Recently I was working on a quick Android demo, and decided to try agentic codegen to kickstart the development.
I gave it huge task with minimal instructions, such as: Add 2 blank screens for master-detail flow, both with ViewModel. Use compose navigation. Prepare for network request
.
This omits huge amount of detail:
- where to define those screens
- what should be on the screens
- how to provide the viewmodel
- is injection used, which?
- should UI data persist process death
- how to link the screens with viewmodel
- which observable class should viewmodel expose
- is it MVVM or MVI or something else
- where is navigation defined, is it a separate graph
- are navigation arguments supported
- which networking libraries
- does it need domain and data modules
- how is code structured
- will someone get angry if you don’t finish on time
- should test classes be prepared
- naming and other conventions?
- how should exceptions be handled
- how robust should the solution be
- etc.
Obviously I received a huge changeset. Did not enjoy reviewing it. And it got me thinking about something else.

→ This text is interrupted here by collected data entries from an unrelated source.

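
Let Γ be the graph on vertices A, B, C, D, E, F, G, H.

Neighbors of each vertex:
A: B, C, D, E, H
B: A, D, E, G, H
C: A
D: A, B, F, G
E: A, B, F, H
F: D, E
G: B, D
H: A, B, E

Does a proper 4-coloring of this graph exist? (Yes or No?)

The chromatic number is 4. A, B, E, H are mutually adjacent (a clique of size 4), so at least 4 colors are needed.
4 colors suffice: A=1, B=2, C=2, D=3, E=3, F=1, G=1, H=4.
That is already a proper 4-coloring.

Yes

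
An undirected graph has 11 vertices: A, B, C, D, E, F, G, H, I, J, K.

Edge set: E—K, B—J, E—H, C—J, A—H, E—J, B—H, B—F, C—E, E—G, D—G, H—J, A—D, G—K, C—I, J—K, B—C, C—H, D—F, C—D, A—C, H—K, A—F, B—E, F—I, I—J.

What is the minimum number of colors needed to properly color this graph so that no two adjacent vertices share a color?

B, C, E, H, J form a clique, so at least 5 colors are needed.
5 colors suffice: color red → {C, F, K}; color blue → {D, H, I}; color green → {A, G, J}; color yellow → {E}; color purple → {B}. Each edge has distinct colors on its endpoints.

5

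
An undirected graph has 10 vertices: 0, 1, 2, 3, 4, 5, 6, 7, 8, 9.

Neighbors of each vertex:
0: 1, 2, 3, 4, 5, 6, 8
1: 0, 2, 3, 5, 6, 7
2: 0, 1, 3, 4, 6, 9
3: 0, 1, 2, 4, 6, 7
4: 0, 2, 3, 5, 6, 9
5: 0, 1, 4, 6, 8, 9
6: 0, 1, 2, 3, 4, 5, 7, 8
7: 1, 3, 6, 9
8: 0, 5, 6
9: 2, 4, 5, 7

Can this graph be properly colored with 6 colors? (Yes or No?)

Yes

The chromatic number is 5. 0, 2, 3, 4, 6 are pairwise adjacent (a clique of size 5), so at least 5 colors are needed.
One proper 5-coloring: 0=b, 1=e, 2=c, 3=d, 4=e, 5=c, 6=a, 7=b, 8=d, 9=a.
Since 6 ≥ 5, a proper 6-coloring certainly exists.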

Peter Naur: Programming as Theory Building
The essay from 1985 basically argues that even though you “get” your program, this knowledge can not be written down. There is a theory that only you possess as you build the system. You know the whole domain, the real world, the limitations, the why for all the design decisions. You know how to modify the codebase quickly, without breaking it.
A new team member does not have this theory, they can not do that. And It’s painful to acquire that theory, because per Naur you can’t just describe it in a document. You can only nurture it when working together with the original developers.
Does AI know the “Theory”?
Coming back to my task of reviewing AI code. Do we have the same understanding of the “theory”? I don’t think so. It’s evident when AI has taken some design decisions I would not approve. Other decisions, i can approve, but still seem strange to me.
Overall this results in a changeset that is mildly alien, to fully verify it you need to focus on every symbol. If you work in a proper team, this is not the case: all members converge to the teams “theory”. All members would end up in similar decisions. And this makes reviews very fast because there rarely are surprises.
Domain Theory?
The diff for this kickstart is still relatively okay, because it doesn’t do anything domain or team specific. How to set up an android app should be represented well enough in the data available to the model.
However I assume that the more domain specific the task gets, the less useful the public knowledge is. AI needs to follow the teams decisions and context. Furthermore, per Peter Naur, there is something about the teams mental model that cannot be written down, making it even harder(?) to teach to AI.
More Questions
Will AI be able to grasp the “theory” to fit the teams expectations?1 Will the teams converge to whatever the current AI model prefers instead? If AI can’t get the “theory”, can it be an independent replacement? Can there be codebases without the “theory”?
Anyway in this case I ditched the diff and wrote the thing myself.